Sparkplugs are so Nineteenth Century

In the wind tunnel, the actuator modifies the flow over a small ramp, representative of the flow in an engine inlet.

The invention of the sparkplug is generally credited to Belgian engineer Étienne Lenoir in 1860, and this technology is still used in engines today. If Prof. Sally Bane’s research is successful, however, sparkplugs could be replaced by high-tech nanosecond-pulse electrical discharges, which would reduce emissions and improve fuel efficiency. A member of the Cold Plasmas Preeminent Team, Bane leads a talented and enthusiastic team of graduate and undergraduate student researchers at Purdue’s Aerospace Sciences Laboratory.

Ph.D. student Ravichandra Jagannath came to Purdue because of the strong reputation of the AAE department for combustion and propulsion applications, and he is working on creating volumetric discharges, as opposed to localized sparks. Using these plasma discharges, he says that it should be possible to achieve simultaneous ignition at multiple locations, which would reduce ignition delay and mitigate emissions. He is currently building a small test chamber where he will burn fuel in the presence of plasma, and use schlieren photography, chemiluminescence, and emission spectroscopy to test these ideas. If the approach works out, it could also “be useful in high-speed combustion devices like a rotating detonation engine,” says Jagannath.

Paul Stockett (left) and Kyle Newnam (right) set up an actuator test in the supersonic wind tunnel at Purdue’s Aerospace Sciences Laboratory.
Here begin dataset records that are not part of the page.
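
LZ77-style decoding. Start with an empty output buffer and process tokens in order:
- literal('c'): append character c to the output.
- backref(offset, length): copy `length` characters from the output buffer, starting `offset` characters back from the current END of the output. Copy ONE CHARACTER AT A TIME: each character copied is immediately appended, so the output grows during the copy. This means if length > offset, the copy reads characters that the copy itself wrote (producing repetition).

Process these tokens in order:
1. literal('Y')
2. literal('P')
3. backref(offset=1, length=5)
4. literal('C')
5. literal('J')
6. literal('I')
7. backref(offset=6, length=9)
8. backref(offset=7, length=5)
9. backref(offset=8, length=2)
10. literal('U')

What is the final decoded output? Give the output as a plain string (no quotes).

Token 1: literal('Y'). Output: "Y"
Token 2: literal('P'). Output: "YP"
Token 3: backref(off=1, len=5) (overlapping!). Copied 'PPPPP' from pos 1. Output: "YPPPPPP"
Token 4: literal('C'). Output: "YPPPPPPC"
Token 5: literal('J'). Output: "YPPPPPPCJ"
Token 6: literal('I'). Output: "YPPPPPPCJI"
Token 7: backref(off=6, len=9) (overlapping!). Copied 'PPPCJIPPP' from pos 4. Output: "YPPPPPPCJIPPPCJIPPP"
Token 8: backref(off=7, len=5). Copied 'PCJIP' from pos 12. Output: "YPPPPPPCJIPPPCJIPPPPCJIP"
Token 9: backref(off=8, len=2). Copied 'PP' from pos 16. Output: "YPPPPPPCJIPPPCJIPPPPCJIPPP"
Token 10: literal('U'). Output: "YPPPPPPCJIPPPCJIPPPPCJIPPPU"

Answer: YPPPPPPCJIPPPCJIPPPPCJIPPPU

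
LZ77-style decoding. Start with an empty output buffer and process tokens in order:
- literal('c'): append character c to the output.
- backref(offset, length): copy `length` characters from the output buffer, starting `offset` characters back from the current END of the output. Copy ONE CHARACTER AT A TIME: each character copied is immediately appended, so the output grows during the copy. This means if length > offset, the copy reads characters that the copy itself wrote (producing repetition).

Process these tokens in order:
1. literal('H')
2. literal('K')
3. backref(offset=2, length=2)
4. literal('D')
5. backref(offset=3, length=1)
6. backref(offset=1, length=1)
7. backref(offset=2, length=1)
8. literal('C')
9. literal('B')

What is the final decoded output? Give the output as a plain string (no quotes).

Answer: HKHKDHHHCB

Derivation:
Token 1: literal('H'). Output: "H"
Token 2: literal('K'). Output: "HK"
Token 3: backref(off=2, len=2). Copied 'HK' from pos 0. Output: "HKHK"
Token 4: literal('D'). Output: "HKHKD"
Token 5: backref(off=3, len=1). Copied 'H' from pos 2. Output: "HKHKDH"
Token 6: backref(off=1, len=1). Copied 'H' from pos 5. Output: "HKHKDHH"
Token 7: backref(off=2, len=1). Copied 'H' from pos 5. Output: "HKHKDHHH"
Token 8: literal('C'). Output: "HKHKDHHHC"
Token 9: literal('B'). Output: "HKHKDHHHCB"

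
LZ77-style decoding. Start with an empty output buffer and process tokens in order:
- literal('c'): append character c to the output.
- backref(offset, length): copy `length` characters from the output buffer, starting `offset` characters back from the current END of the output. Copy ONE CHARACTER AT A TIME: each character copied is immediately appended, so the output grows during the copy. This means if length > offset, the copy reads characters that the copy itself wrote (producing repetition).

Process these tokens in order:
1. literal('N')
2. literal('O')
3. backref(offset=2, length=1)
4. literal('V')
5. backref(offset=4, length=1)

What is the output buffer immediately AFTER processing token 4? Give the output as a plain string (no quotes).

Token 1: literal('N'). Output: "N"
Token 2: literal('O'). Output: "NO"
Token 3: backref(off=2, len=1). Copied 'N' from pos 0. Output: "NON"
Token 4: literal('V'). Output: "NONV"

Answer: NONV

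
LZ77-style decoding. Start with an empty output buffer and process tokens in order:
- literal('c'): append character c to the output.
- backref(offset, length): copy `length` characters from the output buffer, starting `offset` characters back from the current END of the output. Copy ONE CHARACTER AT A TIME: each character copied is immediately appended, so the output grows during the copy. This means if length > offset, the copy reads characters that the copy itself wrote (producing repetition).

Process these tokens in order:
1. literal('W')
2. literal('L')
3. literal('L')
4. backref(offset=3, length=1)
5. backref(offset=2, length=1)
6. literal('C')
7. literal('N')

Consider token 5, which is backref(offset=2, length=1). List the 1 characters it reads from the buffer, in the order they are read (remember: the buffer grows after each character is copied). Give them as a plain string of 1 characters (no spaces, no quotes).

Token 1: literal('W'). Output: "W"
Token 2: literal('L'). Output: "WL"
Token 3: literal('L'). Output: "WLL"
Token 4: backref(off=3, len=1). Copied 'W' from pos 0. Output: "WLLW"
Token 5: backref(off=2, len=1). Buffer before: "WLLW" (len 4)
  byte 1: read out[2]='L', append. Buffer now: "WLLWL"

Answer: L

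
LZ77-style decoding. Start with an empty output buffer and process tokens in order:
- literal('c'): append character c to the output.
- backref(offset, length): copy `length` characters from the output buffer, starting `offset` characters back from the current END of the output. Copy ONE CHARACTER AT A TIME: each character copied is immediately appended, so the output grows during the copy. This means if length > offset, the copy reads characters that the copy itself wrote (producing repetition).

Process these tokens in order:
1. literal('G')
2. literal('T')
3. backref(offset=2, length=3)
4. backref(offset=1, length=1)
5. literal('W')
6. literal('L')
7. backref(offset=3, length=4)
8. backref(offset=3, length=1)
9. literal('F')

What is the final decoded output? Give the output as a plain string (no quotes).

Token 1: literal('G'). Output: "G"
Token 2: literal('T'). Output: "GT"
Token 3: backref(off=2, len=3) (overlapping!). Copied 'GTG' from pos 0. Output: "GTGTG"
Token 4: backref(off=1, len=1). Copied 'G' from pos 4. Output: "GTGTGG"
Token 5: literal('W'). Output: "GTGTGGW"
Token 6: literal('L'). Output: "GTGTGGWL"
Token 7: backref(off=3, len=4) (overlapping!). Copied 'GWLG' from pos 5. Output: "GTGTGGWLGWLG"
Token 8: backref(off=3, len=1). Copied 'W' from pos 9. Output: "GTGTGGWLGWLGW"
Token 9: literal('F'). Output: "GTGTGGWLGWLGWF"

Answer: GTGTGGWLGWLGWF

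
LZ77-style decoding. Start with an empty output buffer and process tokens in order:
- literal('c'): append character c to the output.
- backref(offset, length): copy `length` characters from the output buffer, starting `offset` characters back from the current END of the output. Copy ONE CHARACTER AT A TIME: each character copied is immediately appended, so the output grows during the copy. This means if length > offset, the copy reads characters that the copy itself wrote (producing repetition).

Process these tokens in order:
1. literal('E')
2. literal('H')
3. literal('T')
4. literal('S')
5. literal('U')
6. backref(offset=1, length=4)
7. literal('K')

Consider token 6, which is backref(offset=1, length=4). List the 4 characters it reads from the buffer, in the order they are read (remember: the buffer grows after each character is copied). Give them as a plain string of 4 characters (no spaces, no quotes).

Token 1: literal('E'). Output: "E"
Token 2: literal('H'). Output: "EH"
Token 3: literal('T'). Output: "EHT"
Token 4: literal('S'). Output: "EHTS"
Token 5: literal('U'). Output: "EHTSU"
Token 6: backref(off=1, len=4). Buffer before: "EHTSU" (len 5)
  byte 1: read out[4]='U', append. Buffer now: "EHTSUU"
  byte 2: read out[5]='U', append. Buffer now: "EHTSUUU"
  byte 3: read out[6]='U', append. Buffer now: "EHTSUUUU"
  byte 4: read out[7]='U', append. Buffer now: "EHTSUUUUU"

Answer: UUUU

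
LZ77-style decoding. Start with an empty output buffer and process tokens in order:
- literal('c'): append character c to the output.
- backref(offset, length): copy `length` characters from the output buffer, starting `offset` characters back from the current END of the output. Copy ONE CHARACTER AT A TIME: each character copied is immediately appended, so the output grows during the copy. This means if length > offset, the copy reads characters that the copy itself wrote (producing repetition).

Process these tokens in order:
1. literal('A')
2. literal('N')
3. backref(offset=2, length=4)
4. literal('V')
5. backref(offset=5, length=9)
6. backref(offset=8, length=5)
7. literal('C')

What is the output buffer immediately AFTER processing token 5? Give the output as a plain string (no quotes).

Token 1: literal('A'). Output: "A"
Token 2: literal('N'). Output: "AN"
Token 3: backref(off=2, len=4) (overlapping!). Copied 'ANAN' from pos 0. Output: "ANANAN"
Token 4: literal('V'). Output: "ANANANV"
Token 5: backref(off=5, len=9) (overlapping!). Copied 'ANANVANAN' from pos 2. Output: "ANANANVANANVANAN"

Answer: ANANANVANANVANAN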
Undergraduate student Paul Stockett became interested in plasma after hearing about it in his aerodynamics courses. A friend introduced him to Prof. Bane, who had an opening for an undergraduate researcher. “I’ve been mainly working on time-resolved imaging of the plasma for flow characterization,” says Stockett. A double major in nuclear and aerospace engineering, he is a great enthusiast for the research and plans to pursue a graduate degree in the plasma area.

Bhavini Singh demonstrates particle image velocimetry for measuring the flow field induced by a plasma discharge.

Bhavini Singh also obtained her bachelor’s degree from Purdue, and decided to stay on for graduate work. Her research focuses on using optical techniques to examine the transient flow field generated by a pulsed plasma discharge. These techniques include particle image velocimetry (PIV) and quantitative schlieren photography methods including schlieren image velocimetry (SIV) and background-oriented schlieren (BOS). She aims to “fully characterize the flow field from the time the shock wave is generated [by the discharge] to milliseconds after the flow” is initiated, which has never been done before.

Kyle Newnam did his undergraduate work at Embry-Riddell University, and decided to pursue his Master’s degree at Purdue because he “definitely wanted to go somewhere that had the kind of resources that Purdue does.” He will graduate soon, and will move to a job with Northrop-Grumman working on supersonic propulsion integration. He is currently working on controlling a model inlet flow using pulsed electrical discharges. One of the biggest challenges, he says, has been to isolate the electrodes to keep the actuator from directly arcing. Through laborious trial and error, he has found some configurations that work well.